L'Europe de l'Est fait bloc contre les quotas
Vendredi à Prague, les dirigeants polonais, hongrois, tchèque et slovaque ont une nouvelle fois rejeté un système de quotas pour la prise en charge des réfugiés. Une attitude qui se comprend tout à fait d'un point de vue économique, font valoir certains commentateurs. D'autres appellent les Etats européens à reconnaître enfin leur part de responsabilité dans la crise des réfugiés.
Comment aider quand on n'a rien ?
Il est tout à fait compréhensible, compte tenu de leur situation économique, que la Hongrie et d'autres Etats d'Europe de l'Est refusent aux réfugiés le passage sur leur territoire, estime le quotidien conservateur The Daily Telegraph : "Mettez-vous à la place d'un propriétaire de maison désargenté qui a tout le mal du monde à joindre les deux bouts. Alors que vous vous saignez aux quatre veines pour améliorer votre niveau de vie, voici qu'un voisin extrêmement fortuné décide d'ouvrir grandes ses portes aux nécessiteux. Une possibilité évidente pour ces gens dans le besoin d'atteindre ce havre d'hospitalité consiste à traverser votre maison en son milieu. Se pourrait-il que vous soyez peu enclins à vous montrer serviables, dans l'espoir de décourager d'autres de suivre le même itinéraire ?"
Europe : sur les réfugiés, la même ligne de fracture qu'en 2003
Les Etats qui observent la politique la plus restrictive vis-à-vis des réfugiés refusent d'assumer leur part de responsabilité dans la situation actuelle, critique le portail de la radio publique Deutschlandradio Kultur : "Car ces pays ont été les complices du désastre à l'origine de la crise des réfugiés, en Irak et en Syrie. La Hongrie, la Pologne, la République tchèque, la Slovaquie, les Etats baltes et aussi et surtout la Grande-Bretagne : tous ont été en 2003 les vassaux obéissants des Etats-Unis - sur les plans politique et militaire - lors de l'invasion de l'Irak. Or ils refusent aujourd'hui d'assumer les conséquences durables de ce conflit : la déstabilisation et la destruction de toute une région. … Si les gouvernements concernés ne changent pas rapidement de cap et ne retrouvent pas la raison, alors le nouveau fossé qui se formera sera encore plus difficile à surmonter que celui qui s'était créé, à l'époque, entre la vieille et la nouvelle Europe."

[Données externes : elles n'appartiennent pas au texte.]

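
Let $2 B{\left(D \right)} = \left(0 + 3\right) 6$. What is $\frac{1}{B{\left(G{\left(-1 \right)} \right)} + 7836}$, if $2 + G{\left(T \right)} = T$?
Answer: $\frac{1}{7845} \approx 0.00012747$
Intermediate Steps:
$G{\left(T \right)} = -2 + T$
$B{\left(D \right)} = 9$ ($B{\left(D \right)} = \frac{\left(0 + 3\right) 6}{2} = \frac{3 \cdot 6}{2} = \frac{1}{2} \cdot 18 = 9$)
$\frac{1}{B{\left(G{\left(-1 \right)} \right)} + 7836} = \frac{1}{9 + 7836} = \frac{1}{7845}$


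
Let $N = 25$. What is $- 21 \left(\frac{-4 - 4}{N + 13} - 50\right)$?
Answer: $\frac{20034}{19} \approx 1054.4$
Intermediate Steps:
$- 21 \left(\frac{-4 - 4}{N + 13} - 50\right) = - 21 \left(\frac{-4 - 4}{25 + 13} - 50\right) = - 21 \left(- \frac{8}{38} - 50\right) = - 21 \left(\left(-8\right) \frac{1}{38} - 50\right) = - 21 \left(- \frac{4}{19} - 50\right) = \left(-21\right) \left(- \frac{954}{19}\right) = \frac{20034}{19}$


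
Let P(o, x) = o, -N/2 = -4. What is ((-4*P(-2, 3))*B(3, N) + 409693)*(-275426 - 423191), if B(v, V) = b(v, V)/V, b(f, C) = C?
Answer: -286224083517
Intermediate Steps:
N = 8 (N = -2*(-4) = 8)
B(v, V) = 1 (B(v, V) = V/V = 1)
((-4*P(-2, 3))*B(3, N) + 409693)*(-275426 - 423191) = (-4*(-2)*1 + 409693)*(-275426 - 423191) = (8*1 + 409693)*(-698617) = (8 + 409693)*(-698617) = 409701*(-698617) = -286224083517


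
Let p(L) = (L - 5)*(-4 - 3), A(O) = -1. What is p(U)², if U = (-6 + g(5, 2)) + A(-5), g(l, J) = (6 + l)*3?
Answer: 21609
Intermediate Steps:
g(l, J) = 18 + 3*l
U = 26 (U = (-6 + (18 + 3*5)) - 1 = (-6 + (18 + 15)) - 1 = (-6 + 33) - 1 = 27 - 1 = 26)
p(L) = 35 - 7*L (p(L) = (-5 + L)*(-7) = 35 - 7*L)
p(U)² = (35 - 7*26)² = (35 - 182)² = (-147)² = 21609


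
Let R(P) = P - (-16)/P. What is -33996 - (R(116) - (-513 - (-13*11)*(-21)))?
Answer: -1091216/29 ≈ -37628.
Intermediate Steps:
R(P) = P + 16/P
-33996 - (R(116) - (-513 - (-13*11)*(-21))) = -33996 - ((116 + 16/116) - (-513 - (-13*11)*(-21))) = -33996 - ((116 + 16*(1/116)) - (-513 - (-143)*(-21))) = -33996 - ((116 + 4/29) - (-513 - 1*3003)) = -33996 - (3368/29 - (-513 - 3003)) = -33996 - (3368/29 - 1*(-3516)) = -33996 - (3368/29 + 3516) = -33996 - 1*105332/29 = -33996 - 105332/29 = -1091216/29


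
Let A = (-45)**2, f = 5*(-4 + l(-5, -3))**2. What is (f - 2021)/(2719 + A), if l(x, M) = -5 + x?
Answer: -1041/4744 ≈ -0.21943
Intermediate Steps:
f = 980 (f = 5*(-4 + (-5 - 5))**2 = 5*(-4 - 10)**2 = 5*(-14)**2 = 5*196 = 980)
A = 2025
(f - 2021)/(2719 + A) = (980 - 2021)/(2719 + 2025) = -1041/4744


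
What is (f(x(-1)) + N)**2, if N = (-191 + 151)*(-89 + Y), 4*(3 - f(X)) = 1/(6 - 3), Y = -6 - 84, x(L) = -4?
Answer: 7388262025/144 ≈ 5.1307e+7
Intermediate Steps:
Y = -90
f(X) = 35/12 (f(X) = 3 - 1/(4*(6 - 3)) = 3 - 1/4/3 = 3 - 1/4*1/3 = 3 - 1/12 = 35/12)
N = 7160 (N = (-191 + 151)*(-89 - 90) = -40*(-179) = 7160)
(f(x(-1)) + N)**2 = (35/12 + 7160)**2 = (85955/12)**2 = 7388262025/144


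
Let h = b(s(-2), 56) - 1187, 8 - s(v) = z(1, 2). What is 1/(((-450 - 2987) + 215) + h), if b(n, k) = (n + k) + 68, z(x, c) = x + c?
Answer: -1/4280 ≈ -0.00023364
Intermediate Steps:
z(x, c) = c + x
s(v) = 5 (s(v) = 8 - (2 + 1) = 8 - 1*3 = 8 - 3 = 5)
b(n, k) = 68 + k + n (b(n, k) = (k + n) + 68 = 68 + k + n)
h = -1058 (h = (68 + 56 + 5) - 1187 = 129 - 1187 = -1058)
1/(((-450 - 2987) + 215) + h) = 1/(((-450 - 2987) + 215) - 1058) = 1/((-3437 + 215) - 1058) = 1/(-3222 - 1058) = 1/(-4280) = -1/4280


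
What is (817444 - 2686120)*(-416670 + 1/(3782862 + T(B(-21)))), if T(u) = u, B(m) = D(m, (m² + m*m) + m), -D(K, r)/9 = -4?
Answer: 490907448272856914/630483 ≈ 7.7862e+11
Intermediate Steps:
D(K, r) = 36 (D(K, r) = -9*(-4) = 36)
B(m) = 36
(817444 - 2686120)*(-416670 + 1/(3782862 + T(B(-21)))) = (817444 - 2686120)*(-416670 + 1/(3782862 + 36)) = -1868676*(-416670 + 1/3782898) = -1868676*(-1576220109659/3782898) = 490907448272856914/630483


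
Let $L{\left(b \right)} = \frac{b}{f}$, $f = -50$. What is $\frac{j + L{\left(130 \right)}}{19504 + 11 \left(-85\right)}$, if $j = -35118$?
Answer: $- \frac{175603}{92845} \approx -1.8914$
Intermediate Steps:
$L{\left(b \right)} = - \frac{b}{50}$ ($L{\left(b \right)} = \frac{b}{-50} = b \left(- \frac{1}{50}\right) = - \frac{b}{50}$)
$\frac{j + L{\left(130 \right)}}{19504 + 11 \left(-85\right)} = \frac{-35118 - \frac{13}{5}}{19504 + 11 \left(-85\right)} = \frac{-35118 - \frac{13}{5}}{19504 - 935} = - \frac{175603}{5 \cdot 18569} = \left(- \frac{175603}{5}\right) \frac{1}{18569} = - \frac{175603}{92845}$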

La seule réponse de l'Europe de l'Est : le blocus
L'attitude de rejet vis-à-vis des migrants observée dans les pays membres du groupe de Visegrád est en décalage complet avec la réalité, écrit le journal économique libéral Hospodářské noviny : "Erection de barrières, renfort des frontières, rejet des quotas ! Nous ne pouvons pas, nous ne voulons pas, nous ne le ferons pas ! Non, non et non ! En assénant leur 'non' invariable, ces pays préfèrent-ils suivre les évènements de loin ou, comme la Hongrie, rejeter la faute sur autrui, l'Allemagne notamment, riche et vieux-jeu dans son élan humanitaire ? Le Premier ministre tchèque Bohuslav Sobotka a été le seul à se donner le mal de rechercher une approche positive. Il propose d'améliorer la situation dans les pays de départ. Une merveilleuse idée, mais qui est malheureusement vide de substance. En effet, comment s'y prendre ? Avec des bombes et des chars d'assaut ? … Tandis que les Allemands, avec le concours des Autrichiens, assument la responsabilité financière, logistique, politique et morale de l'aide à ceux qui fuient les zones de guerre, les politiques tchèques rêvent de la fin de la guerre sur terre. De l'art de se trouver systématiquement des alibis..."
PECO : des bénévoles plus chrétiens que leurs dirigeants
Heureusement, beaucoup d'habitants d'Europe de l'Est font preuve de plus d'empathie vis-à-vis des réfugiés que les politiques, souligne le quotidien libéral Sme : "Il est inconcevable que les pays du groupe de Visegrád, qui portent pourtant les stigmates d'années d'oppression, se montrent si obtus envers le désir on ne peut plus humain de vivre libre. Face à l'une des plus grandes crises humanitaires depuis la Seconde Guerre mondiale, tout ce qu'ils trouvent à dire sont des réponses sans cœur et évasives. Les colis d'aide que les Slovaques font parvenir aux réfugiés de l'autre côté de la frontière, à Budapest ou à la gare centrale de Vienne, sont les témoins d'une vague d'humanité. … Tandis que les politiques se complaisent dans leur rôle de défenseurs de la chrétienté, les personnes rappellent par leurs actes ce qu'est la chrétienté. Espérons que le reste du monde n'associera pas notre région aux discours de nos politiques, mais qu'il se souviendra des actes de ceux qui se montrent secourables dans les situations d'urgence."